The scenarios were built to elicit deeply felt opinions.
The Pew Internet & American Life Project and Elon University do not advocate policy outcomes related to the internet. The predictive scenarios included in the survey were structured to inspire the illumination of issues, not because we think any of them will necessarily come to fruition.
The scenarios themselves were drawn from some of the responses about the future that were made in our 2004 survey. The scenarios were also crafted from predictions made in reports by the United States National Intelligence Council, the United Nations Working Group on Internet Governance, The Institute for the Future, Global Business Network and other foresight organizations and individual foresight leaders.2
The 2020 scenarios were constructed to elicit responses to many-layered issues, so it was sometimes the case that survey participants would agree with most of a scenario, but not all of it. In addition to trying to pack several ideas into each scenario, we tried to balance them with “good,” “bad” and “neutral” outcomes. The history of technology is full of evidence that tech adoption brings both positive and negative results.
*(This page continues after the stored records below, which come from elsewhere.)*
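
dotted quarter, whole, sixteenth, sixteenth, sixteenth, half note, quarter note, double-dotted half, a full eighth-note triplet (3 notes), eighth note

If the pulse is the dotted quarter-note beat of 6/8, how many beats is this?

One dotted quarter-note beat = 6 sixteenth notes.
Working in sixteenth notes: dotted quarter = 6; whole = 16; sixteenth = 1; sixteenth = 1; sixteenth = 1; half note = 8; quarter note = 4; double-dotted half = 14; a full eighth-note triplet (3 notes) (three triplet eighths span one quarter) = 4; eighth note = 2.
Altogether 6 + 16 + 1 + 1 + 1 + 8 + 4 + 14 + 4 + 2 = 57.
57 ÷ 6 = 9.5 beats.

9.5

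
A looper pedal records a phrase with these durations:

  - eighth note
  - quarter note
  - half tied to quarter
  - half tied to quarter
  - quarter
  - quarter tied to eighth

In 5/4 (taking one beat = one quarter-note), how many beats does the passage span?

One quarter-note beat = 2 eighth notes.
Each duration in eighth notes: eighth note = 1; quarter note = 2; half tied to quarter (half + quarter) = 6; half tied to quarter (half + quarter) = 6; quarter = 2; quarter tied to eighth (quarter + eighth) = 3.
Altogether 1 + 2 + 6 + 6 + 2 + 3 = 20.
20 ÷ 2 = 10 beats.

10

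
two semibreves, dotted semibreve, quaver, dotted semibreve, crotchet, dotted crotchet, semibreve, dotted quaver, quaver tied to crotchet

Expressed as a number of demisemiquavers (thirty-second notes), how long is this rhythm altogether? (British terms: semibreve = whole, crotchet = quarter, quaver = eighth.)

Convert each value to thirty-second notes: semibreve = 32; semibreve = 32; dotted semibreve = 48; quaver = 4; dotted semibreve = 48; crotchet = 8; dotted crotchet = 12; semibreve = 32; dotted quaver = 6; quaver tied to crotchet (quaver + crotchet) = 12.
Total: 32 + 32 + 48 + 4 + 48 + 8 + 12 + 32 + 6 + 12 = 234 thirty-second notes.

234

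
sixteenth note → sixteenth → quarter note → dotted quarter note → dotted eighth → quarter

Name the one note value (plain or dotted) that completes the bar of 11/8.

dotted eighth note

The bar of 11/8 = 22 sixteenth notes.
Convert each value to sixteenth notes: sixteenth note = 1; sixteenth = 1; quarter note = 4; dotted quarter note = 6; dotted eighth = 3; quarter = 4.
Adding: 1 + 1 + 4 + 6 + 3 + 4 = 19.
Remaining: 22 − 19 = 3 sixteenth notes, which is a dotted eighth note.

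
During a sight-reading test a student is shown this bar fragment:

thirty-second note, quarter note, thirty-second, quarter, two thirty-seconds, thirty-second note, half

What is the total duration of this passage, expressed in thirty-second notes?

Convert each value to thirty-second notes: thirty-second note = 1; quarter note = 8; thirty-second = 1; quarter = 8; thirty-second = 1; thirty-second = 1; thirty-second note = 1; half = 16.
Altogether 1 + 8 + 1 + 8 + 1 + 1 + 1 + 16 = 37 thirty-second notes.

37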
After each portion of the survey – each proposed scenario and the request to rank priorities for the future of the internet – we invited participants to write narrative responses providing an explanation for their answers. Not surprisingly, the most interesting product of the survey is the ensuing collection of open-ended predictions and analyses written by the participants in response to our material. We have included many of those responses in this report. A great number of additional in-depth responses are included on the Imagining the Internet site, available at: http://www.elon.edu/predictions.
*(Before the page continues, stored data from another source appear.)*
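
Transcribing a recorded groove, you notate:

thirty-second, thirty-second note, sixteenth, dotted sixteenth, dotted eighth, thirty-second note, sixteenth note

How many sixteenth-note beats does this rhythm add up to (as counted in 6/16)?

8

One sixteenth-note beat = 2 thirty-second notes.
Each duration in thirty-second notes: thirty-second = 1; thirty-second note = 1; sixteenth = 2; dotted sixteenth = 3; dotted eighth = 6; thirty-second note = 1; sixteenth note = 2.
Total: 1 + 1 + 2 + 3 + 6 + 1 + 2 = 16.
16 ÷ 2 = 8 beats.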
Since participants’ answers evolved in both tone and content as they went through the questionnaire, the findings in this report are presented in the same order as the original survey. The respondents were asked to “sign” each written response they were willing to have credited to them in the Elon-Pew database and in this report. The quotations in the report are attributed to those who agreed to have their words quoted. When a quote is not attributed to someone, it is because that person chose not to sign his or her written answer. To make this report more readable and include many voices, some of the lengthier written elaborations have been edited. Many full elaborations are included in the dozens of extra pages of detail included on the Imagining the Internet online site.